Foi aí que percebi: tecnologia poderosa pode se tornar uma barreira se for muito complicada.

E esse pode ser o verdadeiro desafio da Bedrock.

Muitos assumem que a Bedrock está competindo em produtos, liquidez ou infraestrutura. Mas olhe mais de perto, e você verá que está competindo contra algo menos tangível: a carga cognitiva dos usuários.

No mundo cripto, o vencedor não é apenas o projeto com a melhor tecnologia. É aquele que ajuda os usuários a entenderem o valor mais rápido.

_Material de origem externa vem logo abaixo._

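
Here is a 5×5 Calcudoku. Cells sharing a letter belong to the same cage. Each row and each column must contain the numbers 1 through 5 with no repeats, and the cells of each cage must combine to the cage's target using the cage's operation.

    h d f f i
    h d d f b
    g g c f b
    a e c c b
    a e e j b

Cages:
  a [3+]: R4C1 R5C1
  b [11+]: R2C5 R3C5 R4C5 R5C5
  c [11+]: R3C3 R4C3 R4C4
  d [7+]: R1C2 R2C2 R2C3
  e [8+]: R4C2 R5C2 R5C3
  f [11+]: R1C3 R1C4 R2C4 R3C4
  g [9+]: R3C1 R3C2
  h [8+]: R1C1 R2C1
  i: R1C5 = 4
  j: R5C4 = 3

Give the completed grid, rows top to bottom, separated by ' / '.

Cage i is a single given cell, leaving R1C5 = 4.
Cage j is given; hence R5C4 = 3.
Row 3 needs a 3, and only R3C5 is open for it.
The only place for 1 in row 3 is R3C4.
The only place for 2 in row 3 is R3C3.
Row 4 needs a 3, and only R4C2 is open for it.
The only place for 3 in row 2 is R2C1.
Column 1 already has 3, which forces R1C1 = 5.
Row 1 already has 5, which forces R1C4 = 2.
5 is placed in column 1, which forces R3C1 = 4.
Row 3 already has 4, so R3C2 = 5.
Row 1 now contains 2, so R1C2 = 1.
The 4 cells of cage f must have sum 11; hence R1C3 = 3.
Cage d needs sum 7, leaving R2C2 = 2.
Cage d has sum 7, which forces R2C3 = 4.
Cage f needs sum 11; hence R2C4 = 5.
Row 2 now contains 5, so R2C5 = 1.
Column 3 already has 4, so R4C3 = 5.
Column 4 already has 5, leaving R4C4 = 4.
Row 4 already has 5, so R4C5 = 2.
Column 2 already has 1, so R5C2 = 4.
Column 3 already has 4, so R5C3 = 1.
Column 5 already has 2, leaving R5C5 = 5.
2 is placed in row 4; hence R4C1 = 1.
1 is placed in row 5, leaving R5C1 = 2.

5 1 3 2 4 / 3 2 4 5 1 / 4 5 2 1 3 / 1 3 5 4 2 / 2 4 1 3 5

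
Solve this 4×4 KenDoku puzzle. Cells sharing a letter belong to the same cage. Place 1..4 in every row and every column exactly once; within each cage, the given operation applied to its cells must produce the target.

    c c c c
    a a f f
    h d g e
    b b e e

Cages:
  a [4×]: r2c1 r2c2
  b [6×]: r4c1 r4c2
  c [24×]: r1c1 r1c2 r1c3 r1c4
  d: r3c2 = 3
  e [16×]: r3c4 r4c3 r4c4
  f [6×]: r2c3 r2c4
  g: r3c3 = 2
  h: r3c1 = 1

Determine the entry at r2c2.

1

Cage h is given, which forces r3c1 = 1.
Cage d is a single given cell, leaving r3c2 = 3.
Cage g is given, which forces r3c3 = 2.
Row 3 now contains 2; hence r3c4 = 4.
3 is placed in column 2, leaving r4c2 = 2.
2 is placed in column 3; hence r4c3 = 4.
4 is placed in column 4, which forces r4c4 = 1.
Column 1 now contains 1, leaving r2c1 = 4.
Cage a needs two cells with product 4, so r2c2 = 1.
2 is placed in column 3, which forces r2c3 = 3.
Cage f's pair has product 6, leaving r2c4 = 2.
2 is placed in row 4; hence r4c1 = 3.
3 is placed in column 1, which forces r1c1 = 2.
Column 2 now contains 1, so r1c2 = 4.
Column 3 already has 3, which forces r1c3 = 1.
2 is placed in column 4, leaving r1c4 = 3.
Completed grid: 2 4 1 3 / 4 1 3 2 / 1 3 2 4 / 3 2 4 1.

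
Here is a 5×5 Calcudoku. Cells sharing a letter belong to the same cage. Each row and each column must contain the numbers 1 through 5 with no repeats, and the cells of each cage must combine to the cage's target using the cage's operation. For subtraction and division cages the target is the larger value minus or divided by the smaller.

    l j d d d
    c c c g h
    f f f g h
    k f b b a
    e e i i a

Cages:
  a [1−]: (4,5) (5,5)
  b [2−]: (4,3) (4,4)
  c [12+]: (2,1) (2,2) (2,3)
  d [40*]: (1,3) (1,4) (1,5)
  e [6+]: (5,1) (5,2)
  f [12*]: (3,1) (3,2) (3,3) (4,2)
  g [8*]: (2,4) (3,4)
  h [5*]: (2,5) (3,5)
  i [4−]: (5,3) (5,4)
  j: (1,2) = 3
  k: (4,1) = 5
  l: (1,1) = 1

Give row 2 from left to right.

L is a freebie; hence (1,1) = 1.
J is a freebie, leaving (1,2) = 3.
K is a freebie; hence (4,1) = 5.
Row 2 needs a 1, and only (2,5) is open for it.
Column 5 already has 1, leaving (3,5) = 5.
Row 2 needs a 2, and only (2,4) is open for it.
Column 4 already has 2, leaving (3,4) = 4.
Column 4 already has 4, leaving (1,4) = 5.
4 is placed in row 3, leaving (3,2) = 1.
Cage f needs product 12, leaving (4,2) = 2.
2 is placed in column 2, leaving (5,2) = 4.
Column 4 now contains 5, which forces (5,4) = 1.
4 is placed in column 2, which forces (2,2) = 5.
The two cells of cage b must have difference 2, so (4,3) = 1.
Column 4 now contains 1, which forces (4,4) = 3.
Row 4 already has 3, which forces (4,5) = 4.
Row 5 already has 4, so (5,1) = 2.
Row 5 now contains 1; hence (5,3) = 5.
2 is placed in row 5; hence (5,5) = 3.
Cage d needs product 40, which forces (1,3) = 4.
Column 5 already has 4; hence (1,5) = 2.
Column 3 now contains 4; hence (2,3) = 3.
Column 1 already has 2, so (3,1) = 3.
Cage f needs product 12, so (3,3) = 2.
3 is placed in row 2, so (2,1) = 4.
Filled in: 1 3 4 5 2 / 4 5 3 2 1 / 3 1 2 4 5 / 5 2 1 3 4 / 2 4 5 1 3.

4 5 3 2 1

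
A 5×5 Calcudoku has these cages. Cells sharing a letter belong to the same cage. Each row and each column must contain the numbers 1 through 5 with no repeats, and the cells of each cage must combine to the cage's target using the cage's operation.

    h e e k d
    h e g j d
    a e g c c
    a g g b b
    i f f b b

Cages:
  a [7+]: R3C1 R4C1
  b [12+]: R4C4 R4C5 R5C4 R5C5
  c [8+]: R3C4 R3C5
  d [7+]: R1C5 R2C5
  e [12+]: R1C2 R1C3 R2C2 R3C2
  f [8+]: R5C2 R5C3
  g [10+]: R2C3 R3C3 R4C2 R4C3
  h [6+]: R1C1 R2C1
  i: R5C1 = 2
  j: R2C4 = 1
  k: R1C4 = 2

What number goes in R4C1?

3

K is a freebie, so R1C4 = 2.
J is a freebie, so R2C4 = 1.
I is a freebie, which forces R5C1 = 2.
Cage h needs two cells with sum 6, which forces R1C1 = 1.
Cage h's pair has sum 6, so R2C1 = 5.
The only place for 1 in row 5 is R5C5.
In row 5, 4 can only go at R5C4, so R5C4 = 4.
R3C4 and R3C5 in row 3 are {3, 5}, leaving R3C1 = 4.
Cage a needs two cells with sum 7, leaving R4C1 = 3.
3 is placed in row 4, which forces R4C4 = 5.
The 4 cells of cage g must have sum 10, leaving R2C3 = 3.
5 is placed in column 4, which forces R3C4 = 3.
The two cells of cage c must have sum 8; hence R3C5 = 5.
Cage b has sum 12, leaving R4C5 = 2.
Column 3 now contains 3, so R5C3 = 5.
Column 3 now contains 5, leaving R1C3 = 4.
Cage d needs two cells with sum 7, which forces R1C5 = 3.
Column 5 already has 2; hence R2C5 = 4.
The 4 cells of cage e must have sum 12, leaving R3C2 = 1.
Cage g needs sum 10, so R3C3 = 2.
Column 2 already has 1, leaving R4C2 = 4.
4 is placed in column 3; hence R4C3 = 1.
Row 5 already has 5, leaving R5C2 = 3.
Row 1 now contains 3, which forces R1C2 = 5.
Row 2 already has 4, so R2C2 = 2.
Completed grid: 1 5 4 2 3 / 5 2 3 1 4 / 4 1 2 3 5 / 3 4 1 5 2 / 2 3 5 4 1.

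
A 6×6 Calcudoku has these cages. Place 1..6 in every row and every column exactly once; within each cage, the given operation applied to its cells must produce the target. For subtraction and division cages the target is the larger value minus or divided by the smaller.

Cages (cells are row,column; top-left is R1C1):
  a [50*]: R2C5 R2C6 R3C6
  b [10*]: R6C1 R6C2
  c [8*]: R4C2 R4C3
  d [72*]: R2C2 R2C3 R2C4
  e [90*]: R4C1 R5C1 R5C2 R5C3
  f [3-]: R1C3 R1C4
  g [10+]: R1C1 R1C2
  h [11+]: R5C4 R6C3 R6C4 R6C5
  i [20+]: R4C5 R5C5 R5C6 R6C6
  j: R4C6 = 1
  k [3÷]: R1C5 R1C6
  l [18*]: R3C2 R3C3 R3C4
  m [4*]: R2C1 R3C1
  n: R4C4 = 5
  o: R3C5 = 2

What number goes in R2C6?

2

Cage a needs product 50; hence R2C5 = 5.
Cage a needs product 50, which forces R2C6 = 2.
Cage o is a single given cell, which forces R3C5 = 2.
The 3 cells of cage a must have product 50, so R3C6 = 5.
Cage n is a single given cell, which forces R4C4 = 5.
Cage j is given, which forces R4C6 = 1.
Cage k needs two cells with quotient 3, which forces R1C5 = 1.
The two cells of cage k must have quotient 3, which forces R1C6 = 3.
Cage f's pair has difference 3, which forces R1C3 = 5.
The two cells of cage f must have difference 3, so R1C4 = 2.
In row 2, 1 can only go at R2C1, so R2C1 = 1.
1 is placed in column 1, leaving R3C1 = 4.
Column 1 now contains 4; hence R1C1 = 6.
Cage g's pair has sum 10, leaving R1C2 = 4.
Column 1 now contains 6, so R4C1 = 3.
Column 2 now contains 4, leaving R4C2 = 2.
Row 4 already has 2, so R4C3 = 4.
4 is placed in row 4, so R4C5 = 6.
Column 5 now contains 6, so R5C5 = 4.
Row 5 already has 4, so R5C6 = 6.
2 is placed in column 2; hence R6C2 = 5.
4 is placed in column 5, leaving R6C5 = 3.
6 is placed in column 6, so R6C6 = 4.
The 3 cells of cage d must have product 72, which forces R2C4 = 4.
Cage e needs product 90, leaving R5C1 = 5.
Cage e needs product 90, leaving R5C2 = 3.
The 4 cells of cage e must have product 90, so R5C3 = 2.
Cage h needs sum 11, leaving R5C4 = 1.
5 is placed in row 6, so R6C1 = 2.
Cage h needs sum 11, so R6C3 = 1.
The 4 cells of cage h must have sum 11, which forces R6C4 = 6.
Column 2 already has 3, leaving R2C2 = 6.
Cage d has product 72, leaving R2C3 = 3.
Cage l needs product 18, which forces R3C2 = 1.
Cage l has product 18; hence R3C3 = 6.
Column 4 now contains 6; hence R3C4 = 3.
The full grid is 6 4 5 2 1 3 / 1 6 3 4 5 2 / 4 1 6 3 2 5 / 3 2 4 5 6 1 / 5 3 2 1 4 6 / 2 5 1 6 3 4.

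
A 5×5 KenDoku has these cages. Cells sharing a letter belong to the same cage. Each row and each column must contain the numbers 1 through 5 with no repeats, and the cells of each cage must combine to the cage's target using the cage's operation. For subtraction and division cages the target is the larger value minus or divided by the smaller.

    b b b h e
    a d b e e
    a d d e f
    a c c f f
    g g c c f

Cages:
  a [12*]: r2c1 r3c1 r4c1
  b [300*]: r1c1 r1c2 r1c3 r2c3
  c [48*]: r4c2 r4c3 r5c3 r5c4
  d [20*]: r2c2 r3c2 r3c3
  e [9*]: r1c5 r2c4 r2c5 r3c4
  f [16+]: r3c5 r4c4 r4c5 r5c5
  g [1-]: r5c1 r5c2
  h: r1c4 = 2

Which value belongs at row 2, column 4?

H is a freebie, leaving r1c4 = 2.
The 4 cells of cage b must have product 300, so r2c3 = 5.
Cage d has product 20; hence r3c2 = 5.
The 4 cells of cage b must have product 300, so r1c1 = 5.
The only place for 1 in row 1 is r1c5.
Cage e needs product 9, leaving r2c4 = 1.
Column 5 already has 1, leaving r2c5 = 3.
Cage e needs product 9, which forces r3c4 = 3.
Column 4 already has 3, so r5c4 = 4.
Row 5 now contains 4, leaving r5c5 = 5.
Row 2 already has 3, so r2c1 = 4.
Row 2 already has 4, which forces r2c2 = 2.
The 3 cells of cage a must have product 12, which forces r3c1 = 1.
Row 3 now contains 1, leaving r3c3 = 2.
Row 3 already has 2, so r3c5 = 4.
Cage a has product 12; hence r4c1 = 3.
Column 4 already has 4, so r4c4 = 5.
4 is placed in column 5, so r4c5 = 2.
Column 1 already has 3, which forces r5c1 = 2.
Cage c has product 48, which forces r5c3 = 3.
The 4 cells of cage b must have product 300, which forces r1c2 = 3.
Column 3 already has 3, leaving r1c3 = 4.
Column 3 now contains 4; hence r4c3 = 1.
Row 5 now contains 3, which forces r5c2 = 1.
Row 4 now contains 1, leaving r4c2 = 4.
Filled in: 5 3 4 2 1 / 4 2 5 1 3 / 1 5 2 3 4 / 3 4 1 5 2 / 2 1 3 4 5.

1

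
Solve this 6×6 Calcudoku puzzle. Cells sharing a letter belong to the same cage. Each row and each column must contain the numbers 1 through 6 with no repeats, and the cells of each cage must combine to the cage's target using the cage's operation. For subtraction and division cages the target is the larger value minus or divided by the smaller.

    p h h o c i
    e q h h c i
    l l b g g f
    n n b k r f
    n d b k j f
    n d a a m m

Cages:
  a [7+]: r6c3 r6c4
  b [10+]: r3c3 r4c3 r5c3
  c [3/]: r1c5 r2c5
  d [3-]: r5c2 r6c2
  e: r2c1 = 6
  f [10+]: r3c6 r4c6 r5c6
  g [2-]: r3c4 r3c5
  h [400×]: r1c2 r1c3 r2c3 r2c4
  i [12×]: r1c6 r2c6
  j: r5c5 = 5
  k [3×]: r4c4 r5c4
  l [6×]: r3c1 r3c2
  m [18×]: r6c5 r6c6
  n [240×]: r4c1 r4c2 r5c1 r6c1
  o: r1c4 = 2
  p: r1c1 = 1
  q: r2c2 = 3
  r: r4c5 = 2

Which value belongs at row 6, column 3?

2

Cage p is given; hence r1c1 = 1.
Cage o is given; hence r1c4 = 2.
Cage e is a single given cell, leaving r2c1 = 6.
Cage q is a single given cell, which forces r2c2 = 3.
R is a freebie, which forces r4c5 = 2.
J is a freebie, which forces r5c5 = 5.
Cage c needs two cells with quotient 3; hence r1c5 = 3.
3 is placed in row 1, which forces r1c6 = 6.
Column 5 now contains 2, leaving r2c5 = 1.
Cage l's pair has product 6; hence r3c1 = 3.
The two cells of cage l must have product 6, leaving r3c2 = 2.
Column 5 now contains 3; hence r6c5 = 6.
Column 6 already has 6, so r6c6 = 3.
Cage i needs two cells with product 12, leaving r2c6 = 2.
Cage g needs two cells with difference 2, which forces r3c4 = 6.
Column 5 now contains 6; hence r3c5 = 4.
The 4 cells of cage n must have product 240, which forces r4c2 = 6.
Cage a's pair has sum 7; hence r6c3 = 2.
The two cells of cage a must have sum 7; hence r6c4 = 5.
Cage h has product 400; hence r1c2 = 5.
Cage h needs product 400, which forces r1c3 = 4.
Cage h has product 400, which forces r2c3 = 5.
Column 4 now contains 5, which forces r2c4 = 4.
5 is placed in column 3, which forces r3c3 = 1.
Row 3 already has 1; hence r3c6 = 5.
Cage n needs product 240, which forces r4c1 = 5.
1 is placed in column 3; hence r4c3 = 3.
Row 4 already has 3; hence r4c4 = 1.
1 is placed in row 4, leaving r4c6 = 4.
Cage n has product 240; hence r5c1 = 2.
1 is placed in column 3, leaving r5c3 = 6.
1 is placed in column 4, which forces r5c4 = 3.
4 is placed in column 6, which forces r5c6 = 1.
5 is placed in row 6, so r6c1 = 4.
Row 6 now contains 4, leaving r6c2 = 1.
1 is placed in row 5; hence r5c2 = 4.
The full grid is 1 5 4 2 3 6 / 6 3 5 4 1 2 / 3 2 1 6 4 5 / 5 6 3 1 2 4 / 2 4 6 3 5 1 / 4 1 2 5 6 3.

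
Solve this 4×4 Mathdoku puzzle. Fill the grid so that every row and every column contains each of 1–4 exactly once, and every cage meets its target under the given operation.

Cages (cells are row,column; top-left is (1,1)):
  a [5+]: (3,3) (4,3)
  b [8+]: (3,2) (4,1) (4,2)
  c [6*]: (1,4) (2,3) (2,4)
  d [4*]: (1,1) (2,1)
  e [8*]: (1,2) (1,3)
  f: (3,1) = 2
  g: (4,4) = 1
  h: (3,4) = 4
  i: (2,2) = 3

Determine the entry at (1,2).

Cage i is a single given cell, leaving (2,2) = 3.
Cage f is a single given cell; hence (3,1) = 2.
Cage h is given, which forces (3,4) = 4.
G is a freebie; hence (4,4) = 1.
The 3 cells of cage c must have product 6, which forces (1,4) = 3.
Cage c needs product 6, which forces (2,3) = 1.
1 is placed in column 4, leaving (2,4) = 2.
Row 3 already has 4, which forces (3,2) = 1.
1 is placed in column 3, so (3,3) = 3.
Cage b has sum 8, leaving (4,1) = 3.
Cage b needs sum 8, which forces (4,2) = 4.
4 is placed in row 4, so (4,3) = 2.
Cage d's pair has product 4, so (1,1) = 1.
Column 2 now contains 4, so (1,2) = 2.
2 is placed in column 3, leaving (1,3) = 4.
1 is placed in row 2, so (2,1) = 4.
The full grid is 1 2 4 3 / 4 3 1 2 / 2 1 3 4 / 3 4 2 1.

2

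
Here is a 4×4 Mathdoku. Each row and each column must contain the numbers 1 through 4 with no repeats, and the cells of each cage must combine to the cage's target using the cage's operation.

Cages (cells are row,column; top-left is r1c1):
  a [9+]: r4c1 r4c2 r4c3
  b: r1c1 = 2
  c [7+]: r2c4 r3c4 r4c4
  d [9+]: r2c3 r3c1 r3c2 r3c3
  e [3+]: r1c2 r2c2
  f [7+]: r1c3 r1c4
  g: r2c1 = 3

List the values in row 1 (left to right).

2 1 4 3

B is a freebie, so r1c1 = 2.
Row 1 now contains 2, so r1c2 = 1.
Cage g is given, which forces r2c1 = 3.
Column 2 already has 1, leaving r2c2 = 2.
Row 2 now contains 2, so r2c3 = 1.
Row 2 already has 1, so r2c4 = 4.
3 is placed in column 1, so r4c1 = 4.
Row 4 now contains 4; hence r4c2 = 3.
3 is placed in row 4, leaving r4c3 = 2.
Row 4 already has 2, so r4c4 = 1.
Cage f needs two cells with sum 7, so r1c3 = 4.
4 is placed in column 4; hence r1c4 = 3.
Column 1 already has 4, which forces r3c1 = 1.
3 is placed in column 2, which forces r3c2 = 4.
Cage d has sum 9; hence r3c3 = 3.
Column 4 already has 1, which forces r3c4 = 2.
Filled in: 2 1 4 3 / 3 2 1 4 / 1 4 3 2 / 4 3 2 1.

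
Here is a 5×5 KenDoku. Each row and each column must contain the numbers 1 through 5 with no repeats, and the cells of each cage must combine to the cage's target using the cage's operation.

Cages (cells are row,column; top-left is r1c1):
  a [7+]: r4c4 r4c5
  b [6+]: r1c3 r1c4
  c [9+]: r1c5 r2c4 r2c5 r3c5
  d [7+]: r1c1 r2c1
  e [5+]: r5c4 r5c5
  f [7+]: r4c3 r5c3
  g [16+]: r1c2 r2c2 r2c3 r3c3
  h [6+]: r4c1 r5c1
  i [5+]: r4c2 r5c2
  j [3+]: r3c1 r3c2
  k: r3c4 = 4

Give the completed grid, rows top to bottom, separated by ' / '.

K is a freebie, so r3c4 = 4.
Column 3 needs a 1, and only r1c3 is open for it.
Cage b's pair has sum 6, so r1c4 = 5.
The only place for 5 in row 3 is r3c3.
In row 3, 3 can only go at r3c5, so r3c5 = 3.
Cage c needs sum 9, which forces r1c5 = 2.
The 4 cells of cage c must have sum 9, which forces r2c4 = 3.
Cage c has sum 9, which forces r2c5 = 1.
3 is placed in column 4; hence r4c4 = 2.
3 is placed in column 4, leaving r5c4 = 1.
2 is placed in column 5, which forces r5c5 = 4.
Cage d's pair has sum 7, so r1c1 = 3.
Cage g needs sum 16; hence r1c2 = 4.
The two cells of cage d must have sum 7, which forces r2c1 = 4.
Row 2 now contains 3, which forces r2c2 = 5.
Cage g needs sum 16, so r2c3 = 2.
4 is placed in column 1, which forces r4c1 = 1.
Cage i's pair has sum 5; hence r4c2 = 3.
Cage f needs two cells with sum 7; hence r4c3 = 4.
4 is placed in column 5, so r4c5 = 5.
Cage i needs two cells with sum 5, which forces r5c2 = 2.
Row 5 already has 4; hence r5c3 = 3.
Column 1 already has 1, leaving r3c1 = 2.
Column 2 now contains 2, leaving r3c2 = 1.
Row 5 already has 2, which forces r5c1 = 5.

3 4 1 5 2 / 4 5 2 3 1 / 2 1 5 4 3 / 1 3 4 2 5 / 5 2 3 1 4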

A Bedrock está se expandindo com múltiplas camadas de utilidade e um papel crescente para o $BR . Mas aqui está o paradoxo: cada novo recurso torna a Bedrock mais forte, mas também corre o risco de dificultar o engajamento dos usuários.

Eu chamo isso de “paradoxo da cidade inteligente.” Quanto mais ruas uma cidade constrói, mais moderna ela parece. Mas sem placas de sinalização, as pessoas ainda se perdem.

A vulnerabilidade da Bedrock não é a falta de tecnologia. É o perigo da complexidade se transformar em uma barreira. Se os usuários não entenderem claramente o valor do $BR , podem se afastar antes de perceber seu potencial.

Já vimos isso antes em ecossistemas blockchain: centenas de apps, liquidez profunda, mas os usuários finais só lembram dos produtos mais simples.